De acordo com a minha experiência, a doença de Alzheimer é uma entidade nosológica rara,
enquanto a ateroarteriosclerose senil é comum em idosos, mormente após os 80 anos de idade,
sobretudo em portadores de diabetes mellitus, hipertensão arterial e dislipidemia.
Talvez a demência senil também tenha um componente hereditário, mas o fato é que um portador de
perda de memória senil, exceto quando permanece internado em um asilo, na companhia de colegas em
estado pior do que o dele, dificilmente perde totalmente a memória. Acompanhado em casa, com
pessoas que ele estima e pelas quais é querido, ele pode se esquecer de inúmeras coisas, não reconhecer
um parente que ele não vê frequentemente, mas é capaz de continuar realizando, por conta própria, a
maior parte de sua rotina diária, como trocar de roupa, comer e conversar.
Na arteriosclerose senil comum discreta, também conhecida como esquecimento benigno do idoso,
pode-se fazer uma decisão errada ocasionalmente, pode-se esquecer uma data importante, que dia é hoje
— e lembrar-se depois —, qual palavra usar, onde se colocou determinado objeto — mas lembrar-se
depois.
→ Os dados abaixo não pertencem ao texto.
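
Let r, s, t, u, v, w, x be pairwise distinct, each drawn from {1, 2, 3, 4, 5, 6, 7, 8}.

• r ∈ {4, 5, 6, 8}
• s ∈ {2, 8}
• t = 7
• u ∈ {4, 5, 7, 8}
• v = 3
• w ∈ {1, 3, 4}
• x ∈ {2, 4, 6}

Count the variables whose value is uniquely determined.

t has just one choice, so t = 7. So u can't be 7.
v's domain is down to {3}, so v = 3. Remove 3 from w.
Determined: t=7, v=3. The other variables each still have more than one consistent value. That makes 2.

2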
Isso também pode ocorrer com os jovens, embora em menor número de vezes.
Um idoso, ao chegar em casa, distraído, suado após se expôr ao sol intenso da tarde, procura a sua
poltrona favorita para ler o jornal do dia. Como é míope, apesar da vista cansada, está acostumado a ler
o jornal sem os óculos, os quais tirou ao entrar. No fim da leitura, onde estão? Apesar de poder
reconstruir todo caminho percorrido, não consegue achá-lo. Como está sem os óculos, tem dificuldade
em encontrá-los, pois eles estão colocados em cima de uma mesa da mesma cor.
Às vezes, estamos conversando ao telefone e esquecemos o nome daquele com quem estamos
falando; na nossa cabeça, vem o retrato perfeito dessa pessoa, mas não o seu nome. É como se, no
nosso cérebro, o nosso arquivo de nomes estivesse embaralhado, e o encarregado de encontrar o nome
daquela pessoa demorasse muito para fazê-lo. Demora um pouco, mas ele finalmente o encontra. Já
estamos ocupados com outro pensamento ou em outra atividade, e o nome procurado surge
inesperadamente, para nossa alegria.
Finalmente, temos um paciente idoso que pouco a pouco vai ficando esquecido. Ao mesmo tempo,
suas condições físicas pioram, e ele vai diminuindo de tamanho e ficando cada vez mais desligado do
ambiente à sua volta, cada vez mais dependente. Para todos, médicos e conhecidos, ele está com doença
de Alzheimer, mas será que a degeneração de seu cérebro foi acompanhada da deposição da substância
amiloide Aβ? Será que ele não sofreu uma mutação na idade avançada?
São perguntas para as quais ainda não temos uma resposta convincente.